Le changement est mort, vive le changement!
« Ceux qui veulent gloser doivent regarder autour d’eux si rien ne cloche. »
Molière Je ne regarde plus la télé. Et je peux assurer mon monde que les deux seules choses que je perds, c’est le plaisir d’une conversation amusante avec la vendeuse de plantes médicinales ou le brin d’humour à jeter à une servante de pharmacie qui ne le comprendra pas. A y voir de près, je ne perds finalement rien puisque la vendeuse de plante médicinale ne se plairait pas à une conversation si, au bout du compte, le fric ne tombe pas dans ses mains. Et c’est un euphémisme de dire que ces temps-ci, le fric a du mal à tomber dans la plupart des mains, vu qu’il s’amasse, telle une danse des gamètes, autour de la garniture chromosomique de la haute autorité.

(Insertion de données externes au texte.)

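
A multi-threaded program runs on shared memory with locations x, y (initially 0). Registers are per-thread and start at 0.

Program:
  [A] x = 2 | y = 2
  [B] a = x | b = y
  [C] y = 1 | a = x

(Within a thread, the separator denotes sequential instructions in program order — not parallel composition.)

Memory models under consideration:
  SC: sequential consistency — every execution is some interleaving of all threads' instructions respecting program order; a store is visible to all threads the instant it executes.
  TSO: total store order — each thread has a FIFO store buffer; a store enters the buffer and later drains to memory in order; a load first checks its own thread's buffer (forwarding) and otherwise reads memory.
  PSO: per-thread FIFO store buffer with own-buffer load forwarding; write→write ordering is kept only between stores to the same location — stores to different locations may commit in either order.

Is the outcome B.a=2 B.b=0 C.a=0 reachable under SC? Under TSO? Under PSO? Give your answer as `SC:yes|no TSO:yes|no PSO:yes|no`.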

Pourquoi je ne regarde plus la télé ? Parce que, à l’instar des autres appareils électroménagers et même d’une lampe à néons, la SBEE m’a bousillé le poste. Il faut dire que ce dernier a la peau dure, étant donné le nombre d’appareils qui l’ont précédé. Car, décidément, il faut reconnaître que le super technicien chargé des coupures et des remises dans notre capitale a un sérieux problème avec la pluie. J’ai comme l’impression que la pluie le rend nerveux. Il en arrive à perdre tous ses sens. C’est ce qui explique la dizaine, la quinzaine ou, dernièrement, la vingtaine de coupures à chaque pluie. Et, ayant déjà perdu sens et patience, il nous envoie le jus comme de l’adrénaline, avec une telle violence que même les régulateurs en craquent. Voilà pourquoi je ne regarde plus la télé.
Pourquoi je ne m’en plains pas ? Parce que cela ne servirait à rien. La SBEE est au service des plus riches et je n’en fais pas partie. Ils demanderont si j’ai une assurance. Déjà que j’ai du mal à régler la facture de moins en moins gentille. Je comprends pourquoi la voisine de mon ami Jacob ne votera jamais pour Madame Gbèdo : elle gagne trente mille francs par mois dans l’administration où elle travaille et le loyer de son appartement de deux pièces, à Cotonou, s’élève à vingt mille francs ; quand elle a payé l’électricité et l’eau, il lui reste zéro franc. Il lui faut donc sortir avec un député marié pour assurer le déplacement, le repas et la santé. Et ce n’est même pas qu’elle est extravagante ! Elle est juste raisonnable. Donc un conseil à Madame Gbédo : dans la situation actuelle, vous ne pouvez compter que sur le sexe masculin, sur des voix masculines pour vous porter au pouvoir. Les femmes ont trop à perdre en soutenant d’autres femmes.
Pour en revenir à la télé, je ne m’en plains pas non plus parce que j’ai découvert qu’elle ne servait à rien. Et qu’en définitive, je n’étais pas marginal. Dans les bureaux de l’administration où il y a un poste qui fonctionne, seuls les plus grands patrons se connectent à la chaîne nationale pendant les trente minutes des infos. Le reste du temps ils sont sur des chaînes étrangères, comme les autres patrons. On ne peut leur en vouloir, car même ceux qui captent la nationale pour les infos le font par réflexe, étant donné que les vraies infos, ils les ont déjà sur les autres chaînes. En ce qui concerne l’actualité nationale, les rumeurs de la rue sont traitées avec plus de professionnalisme et surtout plus d’humour. Alors, pourquoi y gaspiller de l’énergie ?
Et j’en oublie où je voulais en venir. Ah ! J’apprends que le chef de l’Etat va procéder à un remaniement ministériel et que ce coup-ci, le gouvernement serait bien politicien, c’est-à-dire qu’il intégrerait les G machins. Un tel aveu d’échec est louable. Je veux dire que dans le bras de fer qui a opposé jusque là les cauris et les G, les derniers n’ont réclamé qu’une chose : entrer au gouvernement. Transformer le jet de pierres en jet de cauris. Bouffer ensemble. Or, finalement, les cauris ne se sont pas montrés franchement plus compétents et plus ouvriers. Ils ne peuvent donc plus prévaloir d’une légitimité populaire pour tenir tête aux G. Ils décident donc de mettre fin au « changement », opposant ainsi, à l’alternative de l’autocritique ou de la démission, celle du retour. Je dirais même d’un « retour en arrière ». C’est ce que les Japonais appellent hara-kiri.